On Fri, Oct 29, 1999 at 02:51:44PM -0400, John Porter wrote:
> Ronald J Kimball wrote:
> > 
> > The question is:
> > 
> > Why does the sentence say "Perl's prefix dereferencing operators are
> > typed"?
> > 
> > And my answer is:
> > 
> > The phrase "Perl's dereferencing operators are typed" would not be
> > correct.
> 
> 
> The more fundamental question, which seems to be begged here, is:
> 

[As long as we're talking about language usage, "begging the question"
refers to the fallacy of circular logic, not to a question being raised by
a particular situation.  There, that's my pet-peeve.  :) ]
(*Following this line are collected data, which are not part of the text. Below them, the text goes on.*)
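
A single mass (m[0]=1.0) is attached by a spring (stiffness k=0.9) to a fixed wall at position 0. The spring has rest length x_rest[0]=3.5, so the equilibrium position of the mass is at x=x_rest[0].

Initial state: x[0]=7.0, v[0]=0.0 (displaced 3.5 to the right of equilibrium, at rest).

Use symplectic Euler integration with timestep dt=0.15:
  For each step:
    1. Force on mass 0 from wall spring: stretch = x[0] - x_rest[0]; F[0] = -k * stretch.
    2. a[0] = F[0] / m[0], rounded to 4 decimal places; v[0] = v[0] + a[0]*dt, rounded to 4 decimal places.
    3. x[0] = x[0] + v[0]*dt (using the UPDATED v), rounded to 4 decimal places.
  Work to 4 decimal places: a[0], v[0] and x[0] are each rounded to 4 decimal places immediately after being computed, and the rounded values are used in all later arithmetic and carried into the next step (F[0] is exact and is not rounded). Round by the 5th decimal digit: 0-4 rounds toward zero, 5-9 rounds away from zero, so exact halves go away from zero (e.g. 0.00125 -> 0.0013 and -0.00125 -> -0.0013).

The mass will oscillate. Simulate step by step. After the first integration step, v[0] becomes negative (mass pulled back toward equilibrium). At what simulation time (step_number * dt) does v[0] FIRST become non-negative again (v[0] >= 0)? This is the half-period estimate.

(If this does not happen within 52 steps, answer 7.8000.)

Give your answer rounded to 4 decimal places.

Answer: 3.4500

Derivation:
Step 0: x=[7.0000] v=[0.0000]
Step 1: x=[6.9291] v=[-0.4725]
Step 2: x=[6.7888] v=[-0.9354]
Step 3: x=[6.5819] v=[-1.3794]
Step 4: x=[6.3126] v=[-1.7955]
Step 5: x=[5.9863] v=[-2.1752]
Step 6: x=[5.6097] v=[-2.5109]
Step 7: x=[5.1903] v=[-2.7957]
Step 8: x=[4.7367] v=[-3.0239]
Step 9: x=[4.2581] v=[-3.1909]
Step 10: x=[3.7641] v=[-3.2932]
Step 11: x=[3.2648] v=[-3.3289]
Step 12: x=[2.7702] v=[-3.2971]
Step 13: x=[2.2904] v=[-3.1986]
Step 14: x=[1.8351] v=[-3.0353]
Step 15: x=[1.4135] v=[-2.8105]
Step 16: x=[1.0342] v=[-2.5288]
Step 17: x=[0.7048] v=[-2.1959]
Step 18: x=[0.4320] v=[-1.8185]
Step 19: x=[0.2214] v=[-1.4043]
Step 20: x=[0.0771] v=[-0.9617]
Step 21: x=[0.0022] v=[-0.4996]
Step 22: x=[-0.0019] v=[-0.0274]
Step 23: x=[0.0649] v=[0.4454]
First v>=0 after going negative at step 23, time=3.4500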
> What does it mean to say that something in Perl is "typed"?
> 
> Perl enforces very few type requirements; but one that it DOES
> enforce is that when a dereference is attempted, the thing being
> dereferenced must be the correct kind of reference.
> 
> 	@{ \%h }
> 
> is a fatal error, and it's all because of type.
> 
> So, chipmunk, how am I misunderstanding you?
> 

Whereas those prefix operators $ @ et al. all specify a type to the argument,
the infix operator -> does not.  You can use -> to dereference array refs,
hash refs, and subroutine refs.

$array_ref->[$i];
$hash_ref->{$str};
$sub_ref->($arg);

For ->, it's the right operand, not the operator, that determines the type.


So, the phrase "Perl's dereferencing operators are typed" is incorrect
because only some of the dereferencing operators are typed.